BRANT — The Brant Town Board took the first steps to adopting new local laws regarding hydrofracking at its July 8 meeting.
The proposed law, ‘Horizontal Drilling Law,’ was presented to the Brant town board by the planning board, who offered a number of reasons for its necessity.
“Chapter 92, Horizontal Drilling Law, deals with a prohibition of hydrofracking within town limits,” Planning Board Chairman Joseph Ostrowski said in a letter addressed to the board. “While the probability of drilling in Marcellus Shale within town limits is remote, the possibility exists. However, the use of existing and abandoned wells to store or dispose of hydrofracking production waste is a real possibility and poses an extreme danger to the ecosystem of the town of Brant.
“In a recent article published in the Buffalo News, June 22, 2014, it was noted that Oklahoma has seen an unprecedented surge in earthquakes. The 30-year average of quakes was two at 3.0 magnitudes. In 2013, they experienced 109 tremblers of 3.0 or higher. In 2014, there have already been over 200. Scientists say the most likely cause is the recent increase in underground injection wells drilled by the oil and gas industry. There are reports of two abandoned wells within Western New York being used for disposal of contaminated water,” the letter noted.
Ostrowski also stressed the town’s dependency on and need for fresh water, for not only its residents but also its agricultural growth and sustainability.
“The town of Brant is highly dependent on fresh uncontaminated water for agricultural and human consumption. To maintain the quality of food produced within the town, as well as our economic stability, we need to prohibit the disposal of contaminated water within our town. As a good neighbor, we need to prevent the contamination of Lake Erie from polluted water stored in our town.”
The proposed law states that its intent is to “maintain the chemical, physical and biological integrity of the town water supply.
“It is the goal of this law that the discharge of toxic pollutants in toxic amounts into the ground water be prohibited,” it continued.
The law further states that “no land in the town shall be used: To conduct any exploration for natural gas and/or petroleum: To drill horizontally any well for natural gas; to transfer, store, process or treat natural gas; or to dispose of natural gas exploration or production wastes; or to erect any derrick, building or other structure; or to place any machinery or equipment for any such purposes.”
Supervisor Leonard Pero added that it would be a good idea to get the ball rolling on a law, if for nothing else but to protect residents.
“My feeling on this is, it doesn’t hurt to adopt this law,” Pero said. “We don’t have Marcellus Shale in our area, but this is a protection for us. I do believe that this law would be a protection for our town and our area.”
Town Attorney William Trask pointed out that, although Pero was prepared to move forward with a public hearing for next month, the town would have to start the State Environmental Quality Review process first. Trask also pointed out that the town could be prepared to go to a public hearing in September.
“After having the chance to review all of this, I thought the most interesting part, and frankly, something that I hadn’t thought of, was the prohibition against disposing of contaminated water, which is a huge byproduct of hydro-fracking, in our wells that are not currently being used or are abandoned,” Trask said. “That could possibly expose our aquifer and underground hydraulic system to those chemicals and no one really has an idea what’s in those chemicals that are added to the water for hydrofracking itself, because the drilling companies are not required to disclose that information. I think that, in a lot of ways, that was a very meritorious part of this law.”
“I do think that this is something we should move along,” Trask said.

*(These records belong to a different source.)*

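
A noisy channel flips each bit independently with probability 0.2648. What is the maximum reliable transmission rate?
0.1661 bits

For a binary symmetric channel (BSC) with error probability p:
Capacity C = 1 - H(p) bits per symbol

where H(p) = -p log₂(p) - (1-p) log₂(1-p) is the binary entropy function.

H(0.2648) = 0.8339 bits
C = 1 - 0.8339 = 0.1661 bits per symbol

This means we can reliably transmit up to 0.1661 bits of information per channel use.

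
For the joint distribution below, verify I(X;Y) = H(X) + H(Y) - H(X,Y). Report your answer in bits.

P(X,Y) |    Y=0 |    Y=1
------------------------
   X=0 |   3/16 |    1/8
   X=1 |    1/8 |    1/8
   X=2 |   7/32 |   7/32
I(X;Y) = 0.0063 bits

Mutual information has multiple equivalent forms:
- I(X;Y) = H(X) - H(X|Y)
- I(X;Y) = H(Y) - H(Y|X)
- I(X;Y) = H(X) + H(Y) - H(X,Y)

Computing all quantities:
H(X) = 1.5462, H(Y) = 0.9972, H(X,Y) = 2.5371
H(X|Y) = 1.5399, H(Y|X) = 0.9909

Verification:
H(X) - H(X|Y) = 1.5462 - 1.5399 = 0.0063
H(Y) - H(Y|X) = 0.9972 - 0.9909 = 0.0063
H(X) + H(Y) - H(X,Y) = 1.5462 + 0.9972 - 2.5371 = 0.0063

All forms give I(X;Y) = 0.0063 bits. ✓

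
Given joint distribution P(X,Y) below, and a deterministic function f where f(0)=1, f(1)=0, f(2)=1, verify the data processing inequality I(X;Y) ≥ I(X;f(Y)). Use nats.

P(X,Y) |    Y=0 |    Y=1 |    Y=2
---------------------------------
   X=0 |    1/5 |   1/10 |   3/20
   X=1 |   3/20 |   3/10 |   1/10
I(X;Y) = 0.0559, I(X;f(Y)) = 0.0557, inequality holds: 0.0559 ≥ 0.0557

Data Processing Inequality: For any Markov chain X → Y → Z, we have I(X;Y) ≥ I(X;Z).

Here Z = f(Y) is a deterministic function of Y, forming X → Y → Z.

Original I(X;Y) = 0.0559 nats

After applying f:
P(X,Z) where Z=f(Y):
- P(X,Z=0) = P(X,Y=1)
- P(X,Z=1) = P(X,Y=0) + P(X,Y=2)

I(X;Z) = I(X;f(Y)) = 0.0557 nats

Verification: 0.0559 ≥ 0.0557 ✓

Information cannot be created by processing; the function f can only lose information about X.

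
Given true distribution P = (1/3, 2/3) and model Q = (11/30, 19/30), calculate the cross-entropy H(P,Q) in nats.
0.6389 nats

Cross-entropy: H(P,Q) = -Σ p(x) log q(x)

Alternatively: H(P,Q) = H(P) + D_KL(P||Q)
H(P) = 0.6365 nats
D_KL(P||Q) = 0.0024 nats

H(P,Q) = 0.6365 + 0.0024 = 0.6389 nats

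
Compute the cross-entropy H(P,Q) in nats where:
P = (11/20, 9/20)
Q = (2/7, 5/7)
0.8404 nats

Cross-entropy: H(P,Q) = -Σ p(x) log q(x)

Alternatively: H(P,Q) = H(P) + D_KL(P||Q)
H(P) = 0.6881 nats
D_KL(P||Q) = 0.1523 nats

H(P,Q) = 0.6881 + 0.1523 = 0.8404 nats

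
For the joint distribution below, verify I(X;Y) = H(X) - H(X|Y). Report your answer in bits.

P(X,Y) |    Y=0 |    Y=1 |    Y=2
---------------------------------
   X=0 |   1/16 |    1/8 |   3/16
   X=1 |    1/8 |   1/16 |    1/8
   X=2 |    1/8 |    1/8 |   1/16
I(X;Y) = 0.0810 bits

Mutual information has multiple equivalent forms:
- I(X;Y) = H(X) - H(X|Y)
- I(X;Y) = H(Y) - H(Y|X)
- I(X;Y) = H(X) + H(Y) - H(X,Y)

Computing all quantities:
H(X) = 1.5794, H(Y) = 1.5794, H(X,Y) = 3.0778
H(X|Y) = 1.4984, H(Y|X) = 1.4984

Verification:
H(X) - H(X|Y) = 1.5794 - 1.4984 = 0.0810
H(Y) - H(Y|X) = 1.5794 - 1.4984 = 0.0810
H(X) + H(Y) - H(X,Y) = 1.5794 + 1.5794 - 3.0778 = 0.0810

All forms give I(X;Y) = 0.0810 bits. ✓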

Former town councilman Daniel Kujawinski, who sponsored a local law to ban fracking in Brant, in order to protect the aquifers during his time on the town board, believed that there are many plausible reasons for such a law.
Citing a draft report by CRA Engineering from July 2008, using census figures, “there are approximately 200 water service connections in the town of 710 housing units” Kujawinski said, “so over 70 percent of the housing units depend on well water. Once an aquifer is polluted, it’s nearly impossible to clean.”

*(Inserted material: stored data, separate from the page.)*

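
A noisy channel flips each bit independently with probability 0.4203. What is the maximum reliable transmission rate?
0.0184 bits

For a binary symmetric channel (BSC) with error probability p:
Capacity C = 1 - H(p) bits per symbol

where H(p) = -p log₂(p) - (1-p) log₂(1-p) is the binary entropy function.

H(0.4203) = 0.9816 bits
C = 1 - 0.9816 = 0.0184 bits per symbol

This means we can reliably transmit up to 0.0184 bits of information per channel use.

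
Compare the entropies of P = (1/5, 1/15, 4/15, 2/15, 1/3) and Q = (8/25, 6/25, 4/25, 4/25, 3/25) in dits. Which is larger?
Q

Computing entropies in dits:
H(P) = 0.6470
H(Q) = 0.6723

Distribution Q has higher entropy.

Intuition: The distribution closer to uniform (more spread out) has higher entropy.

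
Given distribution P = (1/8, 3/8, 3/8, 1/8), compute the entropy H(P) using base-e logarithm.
1.2555 nats

Shannon entropy is H(X) = -Σ p(x) log p(x).

For P = (1/8, 3/8, 3/8, 1/8):
H = -1/8 × log_e(1/8) -3/8 × log_e(3/8) -3/8 × log_e(3/8) -1/8 × log_e(1/8)
H = 1.2555 nats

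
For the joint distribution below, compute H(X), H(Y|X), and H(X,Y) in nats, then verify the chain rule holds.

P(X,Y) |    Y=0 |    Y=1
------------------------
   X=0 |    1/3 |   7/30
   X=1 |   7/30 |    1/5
H(X,Y) = 1.3672, H(X) = 0.6842, H(Y|X) = 0.6830 (all in nats)

Chain rule: H(X,Y) = H(X) + H(Y|X)

Left side — joint entropy directly:
H(X,Y) = -Σ p(x,y) log p(x,y) = 1.3672 nats

Right side — compute H(Y|X) from the conditional distributions:
P(X) = (17/30, 13/30), so H(X) = 0.6842 nats
H(Y|X) = Σ_x P(X=x) · H(Y|X=x):
  P(Y|X=0) = (10/17, 7/17), H(Y|X=0) = 0.6775, weight P(X=0) = 17/30
  P(Y|X=1) = (7/13, 6/13), H(Y|X=1) = 0.6902, weight P(X=1) = 13/30
H(Y|X) = 0.6830 nats

H(X) + H(Y|X) = 0.6842 + 0.6830 = 1.3672 nats

Both sides equal 1.3672 nats. ✓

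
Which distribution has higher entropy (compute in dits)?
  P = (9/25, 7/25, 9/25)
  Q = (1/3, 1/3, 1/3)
Q

Computing entropies in dits:
H(P) = 0.4743
H(Q) = 0.4771

Distribution Q has higher entropy.

Intuition: The distribution closer to uniform (more spread out) has higher entropy.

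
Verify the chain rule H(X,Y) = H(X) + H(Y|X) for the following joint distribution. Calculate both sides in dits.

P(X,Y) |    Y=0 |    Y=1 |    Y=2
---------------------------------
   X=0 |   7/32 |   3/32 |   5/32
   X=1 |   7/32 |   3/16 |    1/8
H(X,Y) = 0.7603, H(X) = 0.3002, H(Y|X) = 0.4601 (all in dits)

Chain rule: H(X,Y) = H(X) + H(Y|X)

Left side — joint entropy directly:
H(X,Y) = -Σ p(x,y) log p(x,y) = 0.7603 dits

Right side — compute H(Y|X) from the conditional distributions:
P(X) = (15/32, 17/32), so H(X) = 0.3002 dits
H(Y|X) = Σ_x P(X=x) · H(Y|X=x):
  P(Y|X=0) = (7/15, 1/5, 1/3), H(Y|X=0) = 0.4533, weight P(X=0) = 15/32
  P(Y|X=1) = (7/17, 6/17, 4/17), H(Y|X=1) = 0.4662, weight P(X=1) = 17/32
H(Y|X) = 0.4601 dits

H(X) + H(Y|X) = 0.3002 + 0.4601 = 0.7603 dits

Both sides equal 0.7603 dits. ✓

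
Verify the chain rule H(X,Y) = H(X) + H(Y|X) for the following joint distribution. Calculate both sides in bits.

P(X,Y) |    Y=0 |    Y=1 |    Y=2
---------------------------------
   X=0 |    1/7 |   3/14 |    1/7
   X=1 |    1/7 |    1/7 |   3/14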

“A large number of town residents depend on well water for the water supply. There are many other reasons for a ban, e.g., our location is an active earthquake zone, a UB study, and others, finding a high degree of radioactivity in tons of waste water that would have to be disposed of, and more,” he concluded.
Before coming to a public hearing, the proposed law will also be given to Code Enforcement Officer Gary Brecker for review.
In other board news:
– The speed limit on Route 249 coming out of North Collins to Versailles Road was set at 45 mph.
– A 2008 Ford Expedition truck was declared surplus and will be replaced this fall, on state bid. It was noted that the cost to repair the truck exceeded its blue book value.
The next town of Brant meeting will take place on August 12, at the Brant town hall.